The founders of Frontegg, Sagi Rodin (CEO) and Aviad Mizrachi (CTO), met during their time at security company Check Point, where Mizrachi managed an R&D group and Rodin's last role was that of director in its cloud security organization. Both have extensive experience in various management and engineering roles at other companies.
Most of the SaaS products today kind of feel and act the same," Rodin explained. They provide the same capabilities and the same user experience around things like authentication, security, notification, reporting dashboards and capabilities like that. These are capabilities that have become the facto standard in the landscape of modern SaaS products."
Frontegg, he hopes, can become the new standard for SaaS companies to build these kinds of features into their products.
Over the last decade, the SaaS market has matured and customer expectations for SaaS features have become firmly established," said Ayal Itzkovitz, managing partner at Pitango Early Stage, who will join the company's board of directors.
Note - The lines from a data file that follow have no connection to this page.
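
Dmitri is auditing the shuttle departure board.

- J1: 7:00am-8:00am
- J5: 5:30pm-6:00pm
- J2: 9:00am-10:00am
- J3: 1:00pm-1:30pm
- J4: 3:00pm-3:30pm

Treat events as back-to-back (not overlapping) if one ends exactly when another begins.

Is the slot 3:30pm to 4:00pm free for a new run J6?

Yes — the slot is free

J1: ends 8:00am at or before J6 starts 3:30pm → clear.
J2: ends 10:00am at or before J6 starts 3:30pm → clear.
J3: ends 1:30pm at or before J6 starts 3:30pm → clear.
J4: ends 3:30pm at or before J6 starts 3:30pm → clear.
J5: starts 5:30pm at or after J6 ends 4:00pm → clear.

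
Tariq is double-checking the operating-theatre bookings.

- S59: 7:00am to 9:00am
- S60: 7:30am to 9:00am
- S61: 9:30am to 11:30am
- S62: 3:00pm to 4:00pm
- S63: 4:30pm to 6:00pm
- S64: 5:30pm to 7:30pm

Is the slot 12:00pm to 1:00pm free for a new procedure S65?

S59: ends 9:00am at or before S65 starts 12:00pm → clear.
S60: ends 9:00am at or before S65 starts 12:00pm → clear.
S61: ends 11:30am at or before S65 starts 12:00pm → clear.
S62: starts 3:00pm at or after S65 ends 1:00pm → clear.
S63: starts 4:30pm at or after S65 ends 1:00pm → clear.
S64: starts 5:30pm at or after S65 ends 1:00pm → clear.

Yes — the slot is free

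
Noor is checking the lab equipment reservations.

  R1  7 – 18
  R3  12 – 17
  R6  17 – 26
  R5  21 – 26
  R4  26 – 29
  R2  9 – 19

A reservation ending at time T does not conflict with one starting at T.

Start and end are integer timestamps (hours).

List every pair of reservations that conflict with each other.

R1 & R2, R1 & R3, R1 & R6, R2 & R3, R2 & R6, R5 & R6

Sorted by start: R1, R2, R3, R6, R5, R4.
R2 starts before R1 ends → R1 and R2 overlap.
R3 starts before R1 ends → R1 and R3 overlap.
R6 starts before R1 ends → R1 and R6 overlap.
R5 starts after R1 ends — done with R1.
R3 starts before R2 ends → R2 and R3 overlap.
R6 starts before R2 ends → R2 and R6 overlap.
R5 starts after R2 ends — done with R2.
R6 starts exactly when R3 ends (back-to-back, no overlap) — done with R3.
R5 starts before R6 ends → R6 and R5 overlap.
R4 starts exactly when R6 ends (back-to-back, no overlap).
R4 starts exactly when R5 ends (back-to-back, no overlap).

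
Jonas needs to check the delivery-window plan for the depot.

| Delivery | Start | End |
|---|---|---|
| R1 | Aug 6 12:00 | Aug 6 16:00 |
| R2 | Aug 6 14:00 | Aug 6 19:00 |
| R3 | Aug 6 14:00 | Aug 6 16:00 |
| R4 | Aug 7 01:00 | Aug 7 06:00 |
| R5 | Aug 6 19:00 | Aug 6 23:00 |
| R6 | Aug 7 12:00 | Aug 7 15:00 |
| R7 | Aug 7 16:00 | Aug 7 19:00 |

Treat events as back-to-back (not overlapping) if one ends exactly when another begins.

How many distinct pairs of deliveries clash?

3

Sorted by start: R1, R2, R3, R5, R4, R6, R7.
R2 starts before R1 ends → R1 and R2 overlap.
R3 starts before R1 ends → R1 and R3 overlap.
R5 starts after R1 ends; R1 is clear from here.
R3 starts before R2 ends → R2 and R3 overlap.
R5 starts exactly when R2 ends (back-to-back, no overlap); R2 is clear from here.
R5 starts after R3 ends; R3 is clear from here.
R4 starts after R5 ends; R5 is clear from here.
R6 starts after R4 ends; R4 is clear from here.
R7 starts after R6 ends.
Overlapping pairs: R1 & R2, R1 & R3, R2 & R3 — 3 in total.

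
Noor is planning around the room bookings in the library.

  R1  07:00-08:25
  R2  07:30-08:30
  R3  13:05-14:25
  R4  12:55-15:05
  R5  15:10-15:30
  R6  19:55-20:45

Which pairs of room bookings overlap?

Sorted by start: R1, R2, R4, R3, R5, R6.
R2 starts before R1 ends → R1 and R2 overlap.
R4 starts after R1 ends — done with R1.
R4 starts after R2 ends — done with R2.
R3 starts before R4 ends → R4 and R3 overlap.
R5 starts after R4 ends — done with R4.
R5 starts after R3 ends — done with R3.
R6 starts after R5 ends.

R1 & R2, R3 & R4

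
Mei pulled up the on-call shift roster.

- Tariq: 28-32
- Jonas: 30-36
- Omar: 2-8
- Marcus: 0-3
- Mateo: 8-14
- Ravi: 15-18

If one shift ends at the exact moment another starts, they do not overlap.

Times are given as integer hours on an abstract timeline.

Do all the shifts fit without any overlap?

Sorted by start: Marcus, Omar, Mateo, Ravi, Tariq, Jonas.
Omar starts before Marcus ends → Marcus and Omar overlap.
That's a conflict, so the schedule is not conflict-free.

No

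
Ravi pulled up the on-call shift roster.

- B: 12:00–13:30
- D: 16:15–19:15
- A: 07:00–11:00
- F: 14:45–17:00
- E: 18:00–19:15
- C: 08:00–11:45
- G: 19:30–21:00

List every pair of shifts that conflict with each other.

Sorted by start: A, C, B, F, D, E, G.
C starts before A ends → A and C overlap.
B starts after A ends; A is clear from here.
B starts after C ends; C is clear from here.
F starts after B ends; B is clear from here.
D starts before F ends → F and D overlap.
E starts after F ends; F is clear from here.
E starts before D ends → D and E overlap.
G starts after D ends.
G starts after E ends.

A & C, D & E, D & F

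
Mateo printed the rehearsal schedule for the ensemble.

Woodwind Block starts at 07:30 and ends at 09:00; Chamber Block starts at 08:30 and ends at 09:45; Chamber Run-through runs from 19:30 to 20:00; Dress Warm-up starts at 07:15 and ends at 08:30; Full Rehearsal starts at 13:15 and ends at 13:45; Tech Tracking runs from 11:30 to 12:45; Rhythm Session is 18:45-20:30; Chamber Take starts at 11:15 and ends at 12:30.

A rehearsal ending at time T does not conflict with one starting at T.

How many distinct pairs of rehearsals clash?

Sorted by start: Dress Warm-up, Woodwind Block, Chamber Block, Chamber Take, Tech Tracking, Full Rehearsal, Rhythm Session, Chamber Run-through.
Woodwind Block starts before Dress Warm-up ends → Dress Warm-up and Woodwind Block overlap.
Chamber Block starts exactly when Dress Warm-up ends (back-to-back, no overlap), so Dress Warm-up has no further overlaps.
Chamber Block starts before Woodwind Block ends → Woodwind Block and Chamber Block overlap.
Chamber Take starts after Woodwind Block ends, so Woodwind Block has no further overlaps.
Chamber Take starts after Chamber Block ends, so Chamber Block has no further overlaps.
Tech Tracking starts before Chamber Take ends → Chamber Take and Tech Tracking overlap.
Full Rehearsal starts after Chamber Take ends, so Chamber Take has no further overlaps.
Full Rehearsal starts after Tech Tracking ends, so Tech Tracking has no further overlaps.
Rhythm Session starts after Full Rehearsal ends, so Full Rehearsal has no further overlaps.
Chamber Run-through starts before Rhythm Session ends → Rhythm Session and Chamber Run-through overlap.
Overlapping pairs: Chamber Block & Woodwind Block, Chamber Run-through & Rhythm Session, Chamber Take & Tech Tracking, Dress Warm-up & Woodwind Block — 4 in total.

4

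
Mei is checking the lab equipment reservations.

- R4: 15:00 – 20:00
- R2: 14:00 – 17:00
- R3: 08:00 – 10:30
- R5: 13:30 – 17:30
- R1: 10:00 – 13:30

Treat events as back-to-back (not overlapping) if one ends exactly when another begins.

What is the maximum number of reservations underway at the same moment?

3

Sweep the timeline, counting +1 at each start and −1 at each end (ends before starts at a tie):
08:00 start R3 → 1
10:00 start R1 → 2
10:30 end R3 → 1
13:30 end R1 → 0
13:30 start R5 → 1
14:00 start R2 → 2
15:00 start R4 → 3
17:00 end R2 → 2
17:30 end R5 → 1
20:00 end R4 → 0
Peak is 3, at 15:00 (R2, R4, R5).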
SaaS companies building products powered by the Frontegg platform can supercharge SaaS innovation, simplifying the development process while delivering solutions with the confidence they will be secure, stable and scalable, all the while meeting high customer expectations for experience and performance."
Image Credits: Frontegg
For the most part, these are also table stakes that take a long time to develop - or involve bringing in expensive third-party services - but that don't help these companies differentiate and that take focus away from developing their own products. The idea behind Frontegg is to give dev teams the building blocks to integrate all of these capabilities into their own products.
Right now, the team is focusing on building out tools around three main areas: security, connectivity and engagement. That includes the ability to add enterprise-level authentication through third-party identity providers, setting up roles and permissions for users and audit logs, for example, as well as features like in-app alerts, push notifications and various reporting capabilities.
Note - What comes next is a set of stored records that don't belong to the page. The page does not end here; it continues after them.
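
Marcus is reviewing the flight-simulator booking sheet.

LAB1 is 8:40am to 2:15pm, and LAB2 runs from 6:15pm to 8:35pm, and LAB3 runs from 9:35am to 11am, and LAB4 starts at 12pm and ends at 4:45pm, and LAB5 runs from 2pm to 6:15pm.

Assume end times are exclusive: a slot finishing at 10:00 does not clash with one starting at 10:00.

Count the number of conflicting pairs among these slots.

Two intervals overlap when each starts before the other ends.
Sorted by start: LAB1, LAB3, LAB4, LAB5, LAB2.
LAB3 starts before LAB1 ends → LAB1 and LAB3 overlap.
LAB4 starts before LAB1 ends → LAB1 and LAB4 overlap.
LAB5 starts before LAB1 ends → LAB1 and LAB5 overlap.
LAB2 starts after LAB1 ends.
LAB4 starts after LAB3 ends — done with LAB3.
LAB5 starts before LAB4 ends → LAB4 and LAB5 overlap.
LAB2 starts after LAB4 ends.
LAB2 starts exactly when LAB5 ends (back-to-back, no overlap).
Overlapping pairs: LAB1 & LAB3, LAB1 & LAB4, LAB1 & LAB5, LAB4 & LAB5 — 4 in total.

4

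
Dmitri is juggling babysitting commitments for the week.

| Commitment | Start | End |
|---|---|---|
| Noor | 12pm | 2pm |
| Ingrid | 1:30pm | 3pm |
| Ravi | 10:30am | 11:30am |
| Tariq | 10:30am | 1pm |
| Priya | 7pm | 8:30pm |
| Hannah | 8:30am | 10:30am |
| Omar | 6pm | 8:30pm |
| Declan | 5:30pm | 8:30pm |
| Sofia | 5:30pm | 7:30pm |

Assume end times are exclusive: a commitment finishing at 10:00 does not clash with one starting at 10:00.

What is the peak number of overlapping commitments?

Walk through starts and ends in time order (an end at T is processed before a start at T):
8:30am start Hannah → 1
10:30am end Hannah → 0
10:30am start Ravi → 1
10:30am start Tariq → 2
11:30am end Ravi → 1
12pm start Noor → 2
1pm end Tariq → 1
1:30pm start Ingrid → 2
2pm end Noor → 1
3pm end Ingrid → 0
5:30pm start Declan → 1
5:30pm start Sofia → 2
6pm start Omar → 3
7pm start Priya → 4
7:30pm end Sofia → 3
8:30pm end Declan → 2
8:30pm end Omar → 1
8:30pm end Priya → 0
Peak is 4, at 7pm (Declan, Omar, Priya, Sofia).

4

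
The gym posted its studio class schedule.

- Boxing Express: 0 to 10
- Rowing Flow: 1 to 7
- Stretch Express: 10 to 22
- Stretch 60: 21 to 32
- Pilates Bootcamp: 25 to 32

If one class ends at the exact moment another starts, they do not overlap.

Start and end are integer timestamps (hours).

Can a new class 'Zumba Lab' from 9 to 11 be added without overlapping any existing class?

No — it overlaps Boxing Express, Stretch Express

Boxing Express: starts 0 before Zumba Lab ends 11, and ends 10 after Zumba Lab starts 9 → overlap.
Rowing Flow: ends 7 at or before Zumba Lab starts 9 → clear.
Stretch Express: starts 10 before Zumba Lab ends 11, and ends 22 after Zumba Lab starts 9 → overlap.
Stretch 60: starts 21 at or after Zumba Lab ends 11 → clear.
Pilates Bootcamp: starts 25 at or after Zumba Lab ends 11 → clear.
Zumba Lab overlaps Boxing Express, Stretch Express.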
In part, the company's philosophy is also to give these companies the ability to allow their own customers to self-manage everything on their own, so a lot of these building blocks focus on giving SaaS companies the ability to build these self-service capabilities into their products.
Interestingly, Rodin noted that a lot of companies that are using the service today aren't starting from zero but are looking to integrate new capabilities quickly because their users are demanding them.
Right now, the one-year-old company has 16 employees, with plans to use the new funding to expand the team and build out the product.